Noch ist etwas mehr als eine Woche Zeit. Noch könnte wieder ein Retter aus dem Nichts auftauchen. Ein neuer Investor. Doch selbst in der Lübecker Politik, wo sie große Erfahrung mit überraschenden Rettern haben, wo sie sich seit Jahren mit großem Elan ihren Flughafen schönrechnen, ist der Optimismus verschwunden. Der Lübecker Flughafen Blankensee steht wohl vor dem Aus.

Wenn Blankensee nach 99 Jahren endgültig schließen sollte, ist das vor allem eine Niederlage für Bürgermeister Bernd Saxe (SPD). "Zu einer Weltstadt gehören ein Hafen und ein Flughafen", hatte er seinen politischen Anspruch einmal auf den Punkt gebracht – freilich passte dieser schon damals nicht zur wirtschaftlichen Realität. Die jüngere Geschichte des Regionalflughafens liest sich wie eine überdrehte Seifenoper:

2005 verkaufte die Stadt den Flughafen an einen neuseeländischen Investor. Der hatte große Pläne – und gab den Flughafen 2009 nach massiven Verlusten zurück.

Anschließend versuchte sich die Stadt als Flugplatzbetreiber – und gab nach großen Verlusten auf.

2012 kaufte ein deutsch-ägyptischer Investor den Flughafen für einen Euro. Der hatte große Pläne – und verschwand nach anderthalb Jahren spurlos.

Genau im richtigen Moment tauchte dann ein chinesischer Geschäftsmann auf. Der hatte große Pläne – und stellte ein Jahr später seine Zahlungen ein, wenige Wochen nachdem die ZEIT (Nr. 26/15) über seine zweifelhaften Ideen berichtet hatte.

Seit Ende September sucht Insolvenzverwalter Klaus Pannen nun nach einem neuen Retter. Von fünf Interessenten war anfangs die Rede.
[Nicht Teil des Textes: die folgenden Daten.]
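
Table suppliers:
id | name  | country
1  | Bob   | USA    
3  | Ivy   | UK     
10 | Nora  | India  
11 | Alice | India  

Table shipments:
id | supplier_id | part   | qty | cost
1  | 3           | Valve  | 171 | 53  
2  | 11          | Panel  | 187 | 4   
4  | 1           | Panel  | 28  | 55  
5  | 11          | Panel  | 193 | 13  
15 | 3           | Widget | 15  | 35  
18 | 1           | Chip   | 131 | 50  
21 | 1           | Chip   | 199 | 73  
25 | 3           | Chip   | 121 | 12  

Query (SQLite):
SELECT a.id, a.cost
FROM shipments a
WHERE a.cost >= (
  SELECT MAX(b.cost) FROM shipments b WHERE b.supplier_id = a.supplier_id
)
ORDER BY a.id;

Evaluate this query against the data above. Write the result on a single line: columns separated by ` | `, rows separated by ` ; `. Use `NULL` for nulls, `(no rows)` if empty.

1 | 53 ; 5 | 13 ; 21 | 73

For each shipments row a, compute MAX(cost) over rows sharing a.supplier_id.
Keep row a if a.cost >= that per-group MAX.
  supplier_id=1: MAX(cost) = 73
  supplier_id=3: MAX(cost) = 53
  supplier_id=11: MAX(cost) = 13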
Doch seither verzögerte sich die angekündigte Entscheidung bereits viermal. Mutmaßlich auch durch den Verkauf eines Anwesens aus der Insolvenzmasse konnte der Betrieb des Flughafens aufrechterhalten werden. Doch nun ist bald das letzte Geld verbraucht: Wenn bis Mitte April kein Investor gefunden sei, sei Schluss, erklärte Pannen kürzlich.

Klar ist schon jetzt, dass am 15. April Schluss ist mit Linienflügen in Lübeck. Nachdem vor zwei Jahren die Billigfluglinie Ryanair nach Hamburg-Fuhlsbüttel umgezogen ist, plant nun auch die ungarische Wizzair, nicht mehr von Lübeck, sondern von Hamburg aus nach Bukarest, Riga und Sofia zu fliegen. Die Billigfluglinie begründete ihren Schritt mit den finanziellen Problemen in Lübeck, aber auch mit Vorteilen für die Kunden: Für die meisten Passagiere sei der Weg nach Hamburg eben doch kürzer.

Das bringt das Problem auf den Punkt: Der Flughafen in Fuhlsbüttel hat auf Jahre ausreichend Kapazitäten und ist deutlich besser angebunden als der kleine Flugplatz im Umland von Lübeck.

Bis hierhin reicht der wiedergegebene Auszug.